Un discours bien différent de la politique menée dans les années 90 lorsqu’ils étaient au pouvoir. Si plusieurs pays occidentaux ont affirmé qu’ils attendaient de voir si les talibans respectaient leur parole, ce changement d’orientation pourrait bien influer sur les relations diplomatiques des talibans avec le reste du monde. Une situation qui arrangerait autant le mouvement fondamentaliste islamiste que la communauté internationale.

Quelles erreurs du passé, les talibans veulent-ils éviter ?

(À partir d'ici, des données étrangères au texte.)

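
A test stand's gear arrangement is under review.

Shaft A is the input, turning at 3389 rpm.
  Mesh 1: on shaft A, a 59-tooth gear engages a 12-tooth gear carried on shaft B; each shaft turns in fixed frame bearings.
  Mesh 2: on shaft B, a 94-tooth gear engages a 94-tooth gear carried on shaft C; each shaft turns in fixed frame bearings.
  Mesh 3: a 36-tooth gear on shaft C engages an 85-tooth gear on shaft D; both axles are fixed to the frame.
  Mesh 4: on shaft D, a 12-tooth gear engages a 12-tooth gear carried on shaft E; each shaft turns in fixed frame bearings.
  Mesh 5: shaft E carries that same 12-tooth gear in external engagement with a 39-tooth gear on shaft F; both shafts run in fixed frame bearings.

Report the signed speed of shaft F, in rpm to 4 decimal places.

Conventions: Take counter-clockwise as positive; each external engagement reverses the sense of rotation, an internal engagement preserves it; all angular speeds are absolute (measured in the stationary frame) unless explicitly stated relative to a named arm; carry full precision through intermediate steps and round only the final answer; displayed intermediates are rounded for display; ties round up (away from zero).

class = fixed-axis compound train [5 meshes; 5 ratios multiply, 5 sense flips]
mesh 1 [59T→12T]: ω = 3389.0000×59/12 = 16662.5833 rpm, sense flips to −
mesh 2 [94T→94T]: ω = 16662.5833×94/94 = 16662.5833 rpm, sense flips to +
mesh 3 [36T→85T]: ω = 16662.5833×36/85 = 7057.0941 rpm, sense flips to −
mesh 4 [12T→12T]: ω = 7057.0941×12/12 = 7057.0941 rpm, sense flips to +
mesh 5 [12T→39T]: ω = 7057.0941×12/39 = 2171.4136 rpm, sense flips to −
signed output speed = -2171.4136 rpm

-2171.4136 rpm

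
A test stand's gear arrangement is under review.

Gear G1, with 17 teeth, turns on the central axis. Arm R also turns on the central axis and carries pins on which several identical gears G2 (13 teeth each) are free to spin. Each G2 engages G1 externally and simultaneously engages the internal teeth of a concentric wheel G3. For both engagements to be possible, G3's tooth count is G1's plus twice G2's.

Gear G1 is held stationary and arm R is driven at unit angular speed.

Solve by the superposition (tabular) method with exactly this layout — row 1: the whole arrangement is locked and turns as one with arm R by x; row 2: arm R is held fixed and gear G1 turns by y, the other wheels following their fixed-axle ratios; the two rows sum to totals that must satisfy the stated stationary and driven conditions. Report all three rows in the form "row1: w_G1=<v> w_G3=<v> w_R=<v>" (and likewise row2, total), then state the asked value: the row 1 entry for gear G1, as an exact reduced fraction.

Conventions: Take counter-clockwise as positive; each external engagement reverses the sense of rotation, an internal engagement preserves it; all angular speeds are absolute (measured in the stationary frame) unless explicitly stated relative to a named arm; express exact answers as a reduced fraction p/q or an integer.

planetary set (17T centre, 13T on arm, 43T internal) — Willis relation
row 1: whole set turns with the arm by x
row 2 — arm fixed, fixed-axis ratios: sun y, ring −(17/43)·y, arm 0
boundary: total ω_sun = x + y = 0 and total ω_arm = x = 1  ⇒  y = -1, x = 1
row 2 ring = −(17/43)·(-1) = 17/43
totals (row 1 + row 2): sun 1 + (-1) = 0, ring 1 + 17/43 = 60/43, arm 1 + 0 = 1
asked cell (row1, sun) = 1

row1: w_G1=1 w_G3=1 w_R=1
row2: w_G1=-1 w_G3=17/43 w_R=0
total: w_G1=0 w_G3=60/43 w_R=1
asked value: 1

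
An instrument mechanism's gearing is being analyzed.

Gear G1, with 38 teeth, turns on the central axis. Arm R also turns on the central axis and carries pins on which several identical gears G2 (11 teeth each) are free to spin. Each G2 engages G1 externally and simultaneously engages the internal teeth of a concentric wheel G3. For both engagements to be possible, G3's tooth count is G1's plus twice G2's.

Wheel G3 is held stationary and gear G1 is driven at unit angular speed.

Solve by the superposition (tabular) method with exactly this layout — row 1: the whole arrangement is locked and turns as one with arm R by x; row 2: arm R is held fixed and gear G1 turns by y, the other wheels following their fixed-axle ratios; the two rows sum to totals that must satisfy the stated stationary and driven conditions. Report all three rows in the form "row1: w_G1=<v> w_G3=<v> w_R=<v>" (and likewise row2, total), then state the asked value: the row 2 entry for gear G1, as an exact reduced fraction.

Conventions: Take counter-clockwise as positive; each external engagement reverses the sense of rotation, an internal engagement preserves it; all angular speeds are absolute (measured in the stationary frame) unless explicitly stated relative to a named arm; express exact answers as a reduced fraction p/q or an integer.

planetary set (38T centre, 11T on arm, 60T internal) — Willis relation
superposition row 1 [locked train]: every member turns x
superposition row 2 [arm held]: sun y, ring −(38/60)·y, arm 0
boundary: total ω_ring = x − (38/60)·y = 0 and total ω_sun = x + y = 1  ⇒  y = 30/49, x = 19/49
row 2 ring = −(38/60)·30/49 = -19/49
totals (row 1 + row 2): sun 19/49 + 30/49 = 1, ring 19/49 + (-19/49) = 0, arm 19/49 + 0 = 19/49
asked cell (row2, sun) = 30/49

row1: w_G1=19/49 w_G3=19/49 w_R=19/49
row2: w_G1=30/49 w_G3=-19/49 w_R=0
total: w_G1=1 w_G3=0 w_R=19/49
asked value: 30/49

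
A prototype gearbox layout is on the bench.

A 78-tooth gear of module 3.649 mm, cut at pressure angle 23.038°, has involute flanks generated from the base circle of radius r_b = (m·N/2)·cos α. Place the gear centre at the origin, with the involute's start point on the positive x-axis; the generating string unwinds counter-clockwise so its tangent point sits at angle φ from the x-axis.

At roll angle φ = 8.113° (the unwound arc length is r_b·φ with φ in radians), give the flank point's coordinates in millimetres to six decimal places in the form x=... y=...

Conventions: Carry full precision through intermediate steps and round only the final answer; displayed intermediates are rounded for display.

x=132.267380 y=0.123688

topology: single-mesh involute geometry — m = 3.649, N = 78
pitch radius r_p = m·N/2 = 3.649·78/2 = 142.311000
base radius r_b = r_p·cos α = 142.311000·cos 23.038° = 130.961059
roll angle φ = 8.113° = 0.14159856 rad
x = r_b·(cos φ + φ·sin φ) = 132.267380
y = r_b·(sin φ − φ·cos φ) = 0.123688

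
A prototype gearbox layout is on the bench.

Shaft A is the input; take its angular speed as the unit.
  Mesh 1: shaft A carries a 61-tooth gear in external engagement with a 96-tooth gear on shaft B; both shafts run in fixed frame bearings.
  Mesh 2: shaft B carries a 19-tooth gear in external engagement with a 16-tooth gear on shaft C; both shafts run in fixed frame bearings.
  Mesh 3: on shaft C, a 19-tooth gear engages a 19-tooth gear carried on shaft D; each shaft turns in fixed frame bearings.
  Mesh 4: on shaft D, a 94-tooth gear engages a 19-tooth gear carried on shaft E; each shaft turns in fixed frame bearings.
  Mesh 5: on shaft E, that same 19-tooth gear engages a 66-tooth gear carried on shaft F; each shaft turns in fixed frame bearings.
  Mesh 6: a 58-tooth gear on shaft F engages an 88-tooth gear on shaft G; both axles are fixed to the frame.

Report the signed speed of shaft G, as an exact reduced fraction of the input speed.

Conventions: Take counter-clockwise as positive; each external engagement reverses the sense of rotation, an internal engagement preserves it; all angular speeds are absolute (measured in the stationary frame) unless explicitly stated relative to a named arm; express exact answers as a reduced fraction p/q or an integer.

1579717/2230272

6-mesh fixed-axis compound train (all bearings frame-fixed)
mesh 1 [61T→96T]: |ω|/ω_in = 1×61/96 = 61/96, sense flips to −
mesh 2 [19T→16T]: |ω|/ω_in = (61/96)×19/16 = 1159/1536, sense flips to +
mesh 3 [19T→19T]: |ω|/ω_in = (1159/1536)×19/19 = 1159/1536, sense flips to −
mesh 4 [94T→19T]: |ω|/ω_in = (1159/1536)×94/19 = 2867/768, sense flips to +
mesh 5 [19T→66T]: |ω|/ω_in = (2867/768)×19/66 = 54473/50688, sense flips to −
mesh 6 [58T→88T]: |ω|/ω_in = (54473/50688)×58/88 = 1579717/2230272, sense flips to +
signed output speed (× input speed) = 1579717/2230272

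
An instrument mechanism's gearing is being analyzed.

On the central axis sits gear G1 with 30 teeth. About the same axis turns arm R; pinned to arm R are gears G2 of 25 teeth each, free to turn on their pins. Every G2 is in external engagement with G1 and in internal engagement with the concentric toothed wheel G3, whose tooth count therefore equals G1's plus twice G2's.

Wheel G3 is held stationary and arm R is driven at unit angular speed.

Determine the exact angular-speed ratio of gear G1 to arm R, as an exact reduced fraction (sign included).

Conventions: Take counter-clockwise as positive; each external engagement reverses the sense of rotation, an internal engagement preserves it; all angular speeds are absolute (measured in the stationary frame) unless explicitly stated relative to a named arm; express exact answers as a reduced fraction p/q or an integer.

planetary set (30T centre, 25T on arm, 80T internal) — Willis relation
ring teeth: 30 + 2·25 = 80
30(ω_sun−ω_arm) = −80(ω_ring−ω_arm),  ω_ring = 0, ω_arm = 1
ω_sun = 1 − (80/30)(0−1) = 11/3
ω_out/ω_in = 11/3

11/3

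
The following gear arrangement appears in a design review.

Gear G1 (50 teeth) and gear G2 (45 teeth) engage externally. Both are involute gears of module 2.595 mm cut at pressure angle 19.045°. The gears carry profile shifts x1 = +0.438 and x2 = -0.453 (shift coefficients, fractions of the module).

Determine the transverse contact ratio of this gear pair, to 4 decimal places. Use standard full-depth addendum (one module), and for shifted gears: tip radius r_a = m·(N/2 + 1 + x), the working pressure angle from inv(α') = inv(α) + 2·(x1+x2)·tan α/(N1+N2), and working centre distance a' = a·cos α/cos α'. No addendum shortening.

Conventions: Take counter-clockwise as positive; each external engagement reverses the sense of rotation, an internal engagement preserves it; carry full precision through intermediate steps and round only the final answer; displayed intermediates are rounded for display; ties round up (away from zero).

single-mesh involute tooth geometry (50T engaging 45T at module 2.595)
base radii: r_b1 = 61.323910, r_b2 = 55.191519
tip radii: r_a1 = 68.606610, r_a2 = 59.806965
inv(α') = inv(19.045°) + 2·(+0.438-0.453)·tan α/(50+45) = 0.01269940  ⇒  α' = 18.99243°
a' = a·cos α / cos α' = 123.2625·cos 19.045°/cos 18.99243° = 123.223523
action lengths: √(r_a1²−r_b1²) = 30.761095, √(r_a2²−r_b2²) = 23.038431
base pitch p_b = π·m·cos α = 7.706190
CR = (30.761095 + 23.038431 − 123.223523·sin 18.99243°)/7.706190 = 1.777437
contact ratio ≈ 1.7774

1.7774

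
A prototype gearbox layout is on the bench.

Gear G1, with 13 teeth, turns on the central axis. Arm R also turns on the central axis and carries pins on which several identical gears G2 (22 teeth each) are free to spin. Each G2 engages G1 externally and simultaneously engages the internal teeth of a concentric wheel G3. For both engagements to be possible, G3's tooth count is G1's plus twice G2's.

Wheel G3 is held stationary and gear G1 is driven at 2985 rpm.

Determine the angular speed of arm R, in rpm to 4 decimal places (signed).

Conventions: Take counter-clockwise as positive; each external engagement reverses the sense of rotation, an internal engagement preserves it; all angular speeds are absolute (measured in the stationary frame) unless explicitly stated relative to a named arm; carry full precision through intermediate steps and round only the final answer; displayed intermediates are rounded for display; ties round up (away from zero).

planetary set (13T centre, 22T on arm, 57T internal) — Willis relation
normalise by the input: solve with ω_sun = 1, then scale by 2985 rpm
ring teeth: 13 + 2·22 = 57
13(ω_sun−ω_arm) = −57(ω_ring−ω_arm),  ω_ring = 0, ω_sun = 1
13(1−ω_arm) = −57(0−ω_arm)  ⇒  70·ω_arm = 13  ⇒  ω_arm = 13/70
scale: ω_arm = 13/70 × 2985 rpm = +554.3571 rpm

+554.3571 rpm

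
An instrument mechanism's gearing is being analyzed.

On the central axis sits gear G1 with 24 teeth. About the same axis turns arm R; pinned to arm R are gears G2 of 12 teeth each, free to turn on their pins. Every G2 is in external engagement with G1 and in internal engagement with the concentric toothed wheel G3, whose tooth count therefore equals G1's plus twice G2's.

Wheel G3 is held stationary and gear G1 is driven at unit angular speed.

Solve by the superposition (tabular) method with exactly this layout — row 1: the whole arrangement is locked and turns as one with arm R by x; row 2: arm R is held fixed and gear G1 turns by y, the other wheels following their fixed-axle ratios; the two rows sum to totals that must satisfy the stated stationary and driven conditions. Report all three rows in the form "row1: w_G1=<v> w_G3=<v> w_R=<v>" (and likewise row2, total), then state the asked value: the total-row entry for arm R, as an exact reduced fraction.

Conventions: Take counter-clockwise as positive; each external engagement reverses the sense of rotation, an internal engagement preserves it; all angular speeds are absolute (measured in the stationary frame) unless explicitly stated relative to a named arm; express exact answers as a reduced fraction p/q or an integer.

row1: w_G1=1/3 w_G3=1/3 w_R=1/3
row2: w_G1=2/3 w_G3=-1/3 w_R=0
total: w_G1=1 w_G3=0 w_R=1/3
asked value: 1/3

recognized (axles ride arm R): planetary set, 24/12/48 teeth
superposition row 1 [locked train]: every member turns x
row 2: sun turns y, ring = −(24/48)·y, arm 0
boundary: total ω_ring = x − (24/48)·y = 0 and total ω_sun = x + y = 1  ⇒  y = 2/3, x = 1/3
row 2 ring = −(24/48)·2/3 = -1/3
totals (row 1 + row 2): sun 1/3 + 2/3 = 1, ring 1/3 + (-1/3) = 0, arm 1/3 + 0 = 1/3
asked cell (total, arm) = 1/3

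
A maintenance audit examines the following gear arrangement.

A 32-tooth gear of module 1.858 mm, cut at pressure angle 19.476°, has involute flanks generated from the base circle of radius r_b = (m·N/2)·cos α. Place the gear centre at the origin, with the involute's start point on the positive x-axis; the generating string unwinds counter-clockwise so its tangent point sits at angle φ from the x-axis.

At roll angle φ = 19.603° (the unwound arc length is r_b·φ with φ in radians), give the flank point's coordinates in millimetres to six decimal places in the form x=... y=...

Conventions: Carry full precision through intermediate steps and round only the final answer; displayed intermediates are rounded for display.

recognized (one wheel, involute flank): single-mesh tooth geometry, m = 1.858, N = 32
pitch radius r_p = m·N/2 = 1.858·32/2 = 29.728000
base radius r_b = r_p·cos α = 29.728000·cos 19.476° = 28.027000
roll angle φ = 19.603° = 0.34213689 rad
x = r_b·(cos φ + φ·sin φ) = 29.619694
y = r_b·(sin φ − φ·cos φ) = 0.369797

x=29.619694 y=0.369797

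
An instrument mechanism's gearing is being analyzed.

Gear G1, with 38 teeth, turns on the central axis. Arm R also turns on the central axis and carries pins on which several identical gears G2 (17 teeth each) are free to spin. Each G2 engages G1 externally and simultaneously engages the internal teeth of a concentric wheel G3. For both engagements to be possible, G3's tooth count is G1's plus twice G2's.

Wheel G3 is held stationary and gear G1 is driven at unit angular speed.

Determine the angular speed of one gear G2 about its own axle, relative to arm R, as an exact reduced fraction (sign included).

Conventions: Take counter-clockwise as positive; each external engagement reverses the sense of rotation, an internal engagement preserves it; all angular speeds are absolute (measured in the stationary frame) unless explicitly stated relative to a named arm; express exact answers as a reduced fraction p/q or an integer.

topology: planetary set — G1 38T / G2 17T / G3 72T, arm = carrier (Willis)
ring teeth: 38 + 2·17 = 72
38(ω_sun−ω_arm) = −72(ω_ring−ω_arm),  ω_ring = 0, ω_sun = 1
38(1−ω_arm) = −72(0−ω_arm)  ⇒  110·ω_arm = 38  ⇒  ω_arm = 19/55
sun–planet mesh: 38·(1−19/55) = −17·(ω_p−ω_arm)  ⇒  ω_p−ω_arm = -1368/935
exact speed ratio = -1368/935

-1368/935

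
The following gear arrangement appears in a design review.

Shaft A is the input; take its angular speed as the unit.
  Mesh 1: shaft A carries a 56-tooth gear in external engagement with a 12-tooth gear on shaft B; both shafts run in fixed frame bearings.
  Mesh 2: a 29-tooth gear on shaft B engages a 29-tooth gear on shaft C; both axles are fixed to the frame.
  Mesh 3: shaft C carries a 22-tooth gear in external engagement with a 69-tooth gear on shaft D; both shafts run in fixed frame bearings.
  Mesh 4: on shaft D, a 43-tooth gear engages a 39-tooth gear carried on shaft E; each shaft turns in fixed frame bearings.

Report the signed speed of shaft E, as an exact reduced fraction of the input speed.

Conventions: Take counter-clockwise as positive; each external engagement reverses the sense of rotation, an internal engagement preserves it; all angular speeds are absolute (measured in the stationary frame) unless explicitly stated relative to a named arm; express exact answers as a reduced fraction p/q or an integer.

13244/8073

4-mesh fixed-axis compound train (all bearings frame-fixed)
mesh 1 [56T→12T]: |ω|/ω_in = 1×56/12 = 14/3, sense flips to −
mesh 2 [29T→29T]: |ω|/ω_in = (14/3)×29/29 = 14/3, sense flips to +
mesh 3 [22T→69T]: |ω|/ω_in = (14/3)×22/69 = 308/207, sense flips to −
mesh 4 [43T→39T]: |ω|/ω_in = (308/207)×43/39 = 13244/8073, sense flips to +
signed output speed (× input speed) = 13244/8073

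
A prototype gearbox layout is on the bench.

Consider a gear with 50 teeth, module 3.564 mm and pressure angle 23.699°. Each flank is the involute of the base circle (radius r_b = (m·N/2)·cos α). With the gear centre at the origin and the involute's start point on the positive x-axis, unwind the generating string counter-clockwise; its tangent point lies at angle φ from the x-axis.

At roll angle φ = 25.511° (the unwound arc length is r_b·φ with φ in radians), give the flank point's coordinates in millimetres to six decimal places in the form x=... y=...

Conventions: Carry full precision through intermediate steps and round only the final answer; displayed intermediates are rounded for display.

recognized (one wheel, involute flank): single-mesh tooth geometry, m = 3.564, N = 50
pitch radius r_p = m·N/2 = 3.564·50/2 = 89.100000
base radius r_b = r_p·cos α = 89.100000·cos 23.699° = 81.586162
roll angle φ = 25.511° = 0.44525095 rad
x = r_b·(cos φ + φ·sin φ) = 89.276901
y = r_b·(sin φ − φ·cos φ) = 2.353290

x=89.276901 y=2.353290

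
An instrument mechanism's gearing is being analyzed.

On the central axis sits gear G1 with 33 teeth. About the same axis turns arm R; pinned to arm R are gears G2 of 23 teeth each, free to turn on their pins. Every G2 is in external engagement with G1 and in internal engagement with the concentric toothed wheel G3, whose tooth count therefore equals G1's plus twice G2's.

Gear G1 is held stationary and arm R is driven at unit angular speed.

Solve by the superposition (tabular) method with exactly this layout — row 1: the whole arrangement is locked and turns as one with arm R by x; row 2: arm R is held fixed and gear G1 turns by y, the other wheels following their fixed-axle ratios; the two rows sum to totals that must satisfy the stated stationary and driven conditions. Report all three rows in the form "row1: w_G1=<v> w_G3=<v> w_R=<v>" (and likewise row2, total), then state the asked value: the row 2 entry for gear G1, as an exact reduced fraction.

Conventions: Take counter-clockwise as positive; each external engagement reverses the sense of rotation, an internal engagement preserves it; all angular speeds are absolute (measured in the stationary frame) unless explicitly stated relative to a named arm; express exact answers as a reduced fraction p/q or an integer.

class = planetary set [G3 = 33+2·23 = 79; Willis about the carrier]
superposition row 1 [locked train]: every member turns x
superposition row 2 [arm held]: sun y, ring −(33/79)·y, arm 0
boundary: total ω_sun = x + y = 0 and total ω_arm = x = 1  ⇒  y = -1, x = 1
row 2 ring = −(33/79)·(-1) = 33/79
totals (row 1 + row 2): sun 1 + (-1) = 0, ring 1 + 33/79 = 112/79, arm 1 + 0 = 1
asked cell (row2, sun) = -1

row1: w_G1=1 w_G3=1 w_R=1
row2: w_G1=-1 w_G3=33/79 w_R=0
total: w_G1=0 w_G3=112/79 w_R=1
asked value: -1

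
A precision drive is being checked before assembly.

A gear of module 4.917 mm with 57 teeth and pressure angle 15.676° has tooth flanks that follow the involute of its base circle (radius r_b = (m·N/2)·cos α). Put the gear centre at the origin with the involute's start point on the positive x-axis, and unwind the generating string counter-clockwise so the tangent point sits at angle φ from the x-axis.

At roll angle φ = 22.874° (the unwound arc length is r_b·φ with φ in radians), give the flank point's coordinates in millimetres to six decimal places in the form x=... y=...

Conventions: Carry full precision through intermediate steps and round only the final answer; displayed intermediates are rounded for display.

x=145.249633 y=2.816326

single-mesh involute tooth geometry (57T wheel at module 4.917)
pitch radius r_p = m·N/2 = 4.917·57/2 = 140.134500
base radius r_b = r_p·cos α = 140.134500·cos 15.676° = 134.922199
roll angle φ = 22.874° = 0.39922661 rad
x = r_b·(cos φ + φ·sin φ) = 145.249633
y = r_b·(sin φ − φ·cos φ) = 2.816326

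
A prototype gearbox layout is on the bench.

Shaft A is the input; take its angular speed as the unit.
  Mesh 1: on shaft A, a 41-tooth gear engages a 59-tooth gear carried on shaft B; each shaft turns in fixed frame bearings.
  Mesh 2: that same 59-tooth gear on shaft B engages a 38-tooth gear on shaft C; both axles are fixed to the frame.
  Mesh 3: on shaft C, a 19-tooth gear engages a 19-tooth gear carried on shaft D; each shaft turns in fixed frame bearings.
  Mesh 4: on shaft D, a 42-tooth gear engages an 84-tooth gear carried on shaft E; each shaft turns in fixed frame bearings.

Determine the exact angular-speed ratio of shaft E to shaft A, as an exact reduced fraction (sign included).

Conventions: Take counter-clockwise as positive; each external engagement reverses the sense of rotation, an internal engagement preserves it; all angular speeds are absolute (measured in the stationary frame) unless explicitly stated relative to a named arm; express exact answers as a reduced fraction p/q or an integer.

41/76

class = fixed-axis compound train [4 meshes; 4 ratios multiply, 4 sense flips]
mesh 1 [41T→59T]: running ratio 41/59, sense −
mesh 2 [59T→38T]: running ratio 41/38, sense +
mesh 3 [19T→19T]: running ratio 41/38, sense −
mesh 4 [42T→84T]: running ratio 41/76, sense +
ω_out/ω_in = 41/76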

Lorsqu’ils étaient au pouvoir entre 1996 et 2001, les talibans étaient « complètement isolés diplomatiquement », assure Karim Pakzad, chercheur à l’Institut de relations internationales et stratégiques (IRIS) et spécialiste de l’Afghanistan. A l’époque, seuls trois pays les reconnaissaient : le Pakistan, l’Arabie saoudite et les Emirats arabes unis. « Mis à part eux, les talibans n’avaient aucune représentation diplomatique dans aucun des 193 pays de l’Assemblée générale des Nations Unies », indique Georges Lefeuvre, anthropologue et chercheur associé à l’IRIS spécialiste de l’Afghanistan.

A l’époque il y avait donc un ambassadeur taliban à Islamabad (Pakistan), à Dubaï (Emirats arabes unis) et un autre à Riyad (Arabie saoudite). « Mais, ailleurs, ils n’avaient aucune représentation diplomatique digne de ce nom. Simplement ce que l’on appelle un ambassadeur itinérant, qui permettait d’avoir un minimum d’échange avec les Etats-Unis Bruxelles ou Paris », se rappelle Georges Lefeuvre, également ex-conseiller politique de la Délégation de l’Union européenne au Pakistan.

Avec quels pays les talibans ont-ils déjà préparé le terrain ?

Plusieurs années avant de se lancer dans la fulgurante reprise du pays, les talibans s’étaient déjà attelés à lustrer leurs relations diplomatiques à l’international. « Avant même d’arriver à Kaboul, ils avaient des contacts et des relations avec de nombreux pays d’Asie, assure Karim Pakzad. Outre le Pakistan, les talibans ont été invités à plusieurs reprises en Chine, en Russie et même dans des pays musulmans lointains comme l’Indonésie. »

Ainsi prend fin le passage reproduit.